秦中尉舔了舔嘴唇:“不知道。暂七军的通讯密码本....是单独的。他们那边被黄埔系的排挤....过来时带来的那套,武汉那边说先沿用,等整编完了再换。所以..
所以暂编第七军的密电,只有他们自己能译。现在人失联了,密码本也就成了废纸。
“两侧的部队呢?暂七军左右两翼的五十二师,六十七师,都是中央军嫡系,装备虽然老旧,但至少可靠,他们没听见动静吗?"
“听见了,可说的都是怪事。"听到苏静影的问话,秦中尉又摸出一张电报,“五十二师凌晨三点报的,说嘉兴方向由大动静,一连响了二十分钟。不像炮,炮声没这么沉,也没这么密--师长在电报里打了个比方,说像是几百个炸药包沿着一条线挨个儿炸了,炸点之间的距离精确得像用尺子量过一样。”
苏静影低头打量着那些潦草的字迹。
五十二师的师长是黄埔六期的,打过淞沪,也参加过南京对峙,不是没见过世面的人。可他在电报里这样写:
….爆炸闪光呈淡黄色,异于常规炸药之橙红。爆音沉闷,地表震颤明显,疑似某种爆破器材集中使用。我前沿观察哨用炮队镜观察,见火光起处尘土扬起高度不足十米,但扩散范围极广--常规炸药炸起的土柱少说十米,这不对劲。"
淡黄色闪光。
苏静影觉得喉咙发紧。她转身走回档案柜前,打开最底下那个标着“东北战场·技术分析(待核查)"的抽屉。里面整齐码着一沓文件,都是去年从各个渠道收集来的零碎情报,真伪难辨,她一直没敢归档。

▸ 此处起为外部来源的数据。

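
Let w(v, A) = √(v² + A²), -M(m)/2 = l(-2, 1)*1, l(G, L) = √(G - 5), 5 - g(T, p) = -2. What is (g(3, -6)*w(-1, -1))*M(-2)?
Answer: -14*I*√14 ≈ -52.383*I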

翻到第三份,找到了。那是一份日文报告的翻译件,纸张边缘已经有了霉点。关东军情报部的技术军官在最后一份战场评估里写道:
“林彪部于哈尔滨战役未期使用一种新型猛炸药,爆焰呈明黄色,爆速极高,爆压分布均匀。其爆破效果显示,该炸药可能掺有铝粉或其他金属粉末,以增强冲击波效应。据被俘劳工供述,此类炸药全部由榆林某新建化工厂生产,月产可达五百吨。
报告末尾有一行小字批注,是当时档案处老主任的字迹:“夸张之词,不可尽信。若共军有此产能,早可横扫华东,何须困守东北?
是啊,何须困守东北。
可如果!…他们本来就没想困守呢?
窗外忽然传来刺耳的刹车声。苏静影转头,看见杜聿明那辆黑色轿车一个大甩尾飘进了院子。
车门还没停稳就推开了--杜聿明跳下车,军装外套敞着,里面白衬衫的翻领乱糟糟的。
没看一眼院子里那些军官,这位副总司令大步走进楼里。
"主任,"秦中尉的声音把苏静影的注意力拉了回来,“还有件怪事..…通讯处半夜截到一段信号。
“什么信号?
“不是密码,是明语,可听不懂。录音师老陈值夜班,凌晨两点多在备用频率上扫到的。他说里面的人说的北方话,但不是河北官话,也不是陕西腔.…有点像山东那边的口音,但更硬,语速太快,只逮住几个词。”
一边说着,秦中尉一边翻开一个皱巴巴的笔记本,然后开口念道:“"……黄河’、'长江’,还有.……收割’。就这三个词,重复了三四遍。背景里还有别的声音,老陈说像是指挥部里的动静,有桌椅挪动,有人跑来跑去,但听不清具体的说话内容。
苏静影觉得后背的汗毛一根根竖了起来。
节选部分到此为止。